Die von der Biden-Regierung aufgegleisten Exportkontrollen hätten den Zugang der Schweiz zu amerikanischen KI-Chips streng begrenzt. Die Regierung Trump will die Kontrollen sistieren und eine neue Regulierung ausarbeiten.
Bis vor kurzem war die Schweiz als einer der wichtigsten Standorte für die Weiterentwicklung von künstlicher Intelligenz (KI) akut bedroht. Denn am 15. Mai hätten strenge amerikanische Exportkontrollen für KI-Chips in Kraft treten sollen.
Doch nun können Schweizer Forscher und Unternehmer aufatmen, vorerst zumindest. US-Präsident Trumps jüngster Kehrtwende sei Dank. Er möchte die von seinem Vorgänger Biden aufgegleisten Exportkontrollen durch eigene, bessere ersetzen. Das kommunizierte das amerikanische Handelsministerium am späten Mittwochabend.
Die Exportkontrollen, die Trump sistieren will, hatte Biden kurz vor Ende seiner Amtszeit vorgestellt. Sie hatten zum Ziel, die Verbreitung von amerikanischer KI-Technologie zu beschränken. Bidens Kontrollen, bekannt als AI Diffusion Framework, hätten die Welt in drei Gruppen eingeteilt: 18 «trusted countries», die unlimitierten Zugang zu amerikanischer KI-Technologie behielten. Etwa 120 Länder, unter ihnen die Schweiz, die ab Mitte Mai strenge Auflagen hätten erfüllen müssen, um weiterhin uneingeschränkt amerikanische KI-Chips importieren zu können. Und China, Russland, Iran und Nordkorea, die überhaupt keinen Zugang zu amerikanischen Chips haben sollten.
Nun sagte eine Sprecherin des amerikanischen Handelsministeriums gegenüber Journalisten: «Bidens KI-Regelung ist übermässig komplex, übermässig bürokratisch und würde die amerikanische Innovation hemmen.» Die Regelung sei «unumsetzbar», und Trumps Regierungsbeamte lehnten die vorgesehene Unterteilung der Länder in verschiedene Gruppen ab.

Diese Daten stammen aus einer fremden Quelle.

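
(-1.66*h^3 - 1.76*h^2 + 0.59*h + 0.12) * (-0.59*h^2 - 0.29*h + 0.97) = 0.9794*h^5 + 1.5198*h^4 - 1.4479*h^3 - 1.9491*h^2 + 0.5375*h + 0.1164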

Fokus der neuen Exportkontrollen wird ebenfalls auf China liegen
Experten hatten das AI Diffusion Framework schon kurz nach seiner Vorstellung mit ähnlichen Argumenten kritisiert. Damals hiess es, Länder, deren Zugang zu amerikanischen KI-Chips beschränkt würde, könnten sich dem chinesischen Chiphersteller Huawei zuwenden. Dies hätte den amerikanischen Chipdesigner Nvidia geschwächt und der amerikanischen Technologieführerschaft geschadet.
Die Sprecherin sagte weiter, man werde das AI Diffusion Framework durch eine einfachere Regelung ersetzen, die die amerikanische Innovation entfessle und die amerikanische KI-Dominanz sichern werde.
Noch ist unklar, wie Trumps Regelung aussehen und wann sie in Kraft treten wird. Unbestritten ist einzig, dass auch die neuen Exportkontrollen Peking und andere Rivalen Washingtons von amerikanischer Hochtechnologie abschneiden sollen. Die Regierung Trump wird den Technologiekrieg gegen China zweifellos weiterführen.
KI-Chips könnten zur Verhandlungsmasse werden in Zollgesprächen
Zu Hause kommt Trump mit der Sistierung des AI Diffusion Framework vor allem Nvidia entgegen. Das Unternehmen wehrt sich schon länger gegen die immer neuen Exportkontrollen im Chipbereich. Erst vor wenigen Wochen hatte die Regierung Trump Nvidia den Verkauf von Chips nach China praktisch komplett untersagt. In der Folge hatte das Unternehmen 5,5 Milliarden Dollar abgeschrieben.
Aussenpolitisch könnte Trump die KI-Chips nun als Druckmittel nutzen. Denn Trump weiss, dass die ganze Welt amerikanische Chips will. Und er will mit der ganzen Welt neue Handelszölle aushandeln. Der amerikanische Handelsminister Howard Lutnick hatte gemäss Reuters bereits im März gesagt, er wolle die Chips in die Zollverhandlungen einbeziehen.
Es bleibt abzuwarten, ob ein solches Vorgehen tatsächlich weniger komplex wäre als das von Biden vorgeschlagene. So oder so wäre es die nächste Kehrtwende in der Saga der amerikanischen Technologieexport-Kontrollen.